In this scenario, agricultural growth is assumed to be slower than
in the strong growth scenario, at 4.0 percent in 2003, 3.0 percent in
2004, and 2.5 percent annually thereafter. Therefore, the
transformation away from the agriculture dependence is slower. By
2010, GDP will be composed of 36 percent agriculture, 29 percent
industry and 35 percent services. This scenario translates into GDP
growth rates of 12.1 percent in 2003, 9.1 percent in 2004, 7.6 percent
in 2005, and 6.3 percent a year thereafter.
In essence, this scenario assumes a slow pickup of the economy
from the current devastated state (i.e. a slow supply response to the
reconstruction investments) and a slow revival of domestic demand.
Moderate growth of the type projected is possible only if exports are
emphasized. Therefore, export elasticity is assumed to start from 4.0
in 2003 and gradually decline, leveling off at 2.0 during 2006-2010,
which is equivalent to the estimated elasticity in the early 1990s. This
translates into exports growing gradually toward 12 percent of GDP
in 2010, a figure still lower than under the strong growth scenario.

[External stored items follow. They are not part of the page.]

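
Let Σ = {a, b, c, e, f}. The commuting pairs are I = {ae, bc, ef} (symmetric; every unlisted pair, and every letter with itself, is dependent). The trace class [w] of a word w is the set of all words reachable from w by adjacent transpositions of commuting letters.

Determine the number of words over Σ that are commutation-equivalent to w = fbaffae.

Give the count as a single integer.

piece 0:f — minimal
piece 1:b rests on {0:f}
piece 2:a rests on {1:b}
piece 3:f rests on {2:a}
piece 4:f rests on {3:f}
piece 5:a rests on {4:f}
piece 6:e rests on {1:b}
minimal pieces: {0:f}
ways to finish when only these pieces remain (= sum over removing one remaining piece with nothing left below it):
  1 left: {5}→1  {6}→1
  2 left: {4,5}→1  {5,6}→2
  3 left: {3,4,5}→1  {4,5,6}→3
  4 left: {2,3,4,5}→1  {3,4,5,6}→4
  5 left: {2,3,4,5,6}→5
  placing 0:f first → 5 extensions

5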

Correspondingly, revenue collection is assumed to respond to GDP
growth more rapidly, with an elasticity of 3.6 in 2003, 3.0 in 2004, 3.0
in 2005, and to gradually decrease to 2.0 by 2010. This translates into
revenue growing from 3.3 percent of GDP in 2002 and 4.4 percent in
2003, and gradually increasing to 7.2 percent in 2010. The scenario
here is more conservative than Cambodia's experience: 3.5 percent in
1990, 8.4 percent in 1995, and 11 percent in 2000. Table 2 provides
the two macro scenarios discussed in this section, while Tables 3 and
4 provide the parameters underpinning the two scenarios.